Forum dos alunos do Curso de Escrita Criativa do El Corte Inglés
Sábado, 23 de Junho de 2007
Discurso Directo

-  Embarca comigo...


 - Não posso.


-  Não podes, ou não queres?


- Não posso, nem quero.


- É grande o meu destino.


 - Eu não procuro um destino grande.


- Então, procuras o quê?


- Nada. Não procuro nada. Tenho em mim tudo o que desejo. Tudo o mais é acidente.


- Então, eu sou só um acidente?


- Também, mas não só.


-  Então, embarca comigo. 


-  Não posso. Tenho outro barco à minha espera.

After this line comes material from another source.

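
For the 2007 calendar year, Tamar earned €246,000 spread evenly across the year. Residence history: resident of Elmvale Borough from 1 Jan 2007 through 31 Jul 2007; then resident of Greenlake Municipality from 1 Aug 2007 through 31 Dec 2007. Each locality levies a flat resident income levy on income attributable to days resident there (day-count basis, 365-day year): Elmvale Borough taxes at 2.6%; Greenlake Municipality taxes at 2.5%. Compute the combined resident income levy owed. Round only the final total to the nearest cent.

€6,292.88

Elmvale Borough, 1 Jan – 31 Jul 2007: 212 days → €246,000 × 2.6% × 212/365 = €3,714.9370
Greenlake Municipality, 1 Aug – 31 Dec 2007: 153 days → €246,000 × 2.5% × 153/365 = €2,577.9452
Total = €6,292.8822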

 - Podes sempre desistir dessa viagem... 


 - Não quero. É esta a minha viagem, é a que quero fazer. A tua, não é a minha viagem.


- Como podes sabê-lo? Ninguém sabe onde é o cais de acostagem...


- Acabas de justificar-me. Pouco me importa qual é o próximo cais. O que me importa mesmo é partir, navegar, ir sempre...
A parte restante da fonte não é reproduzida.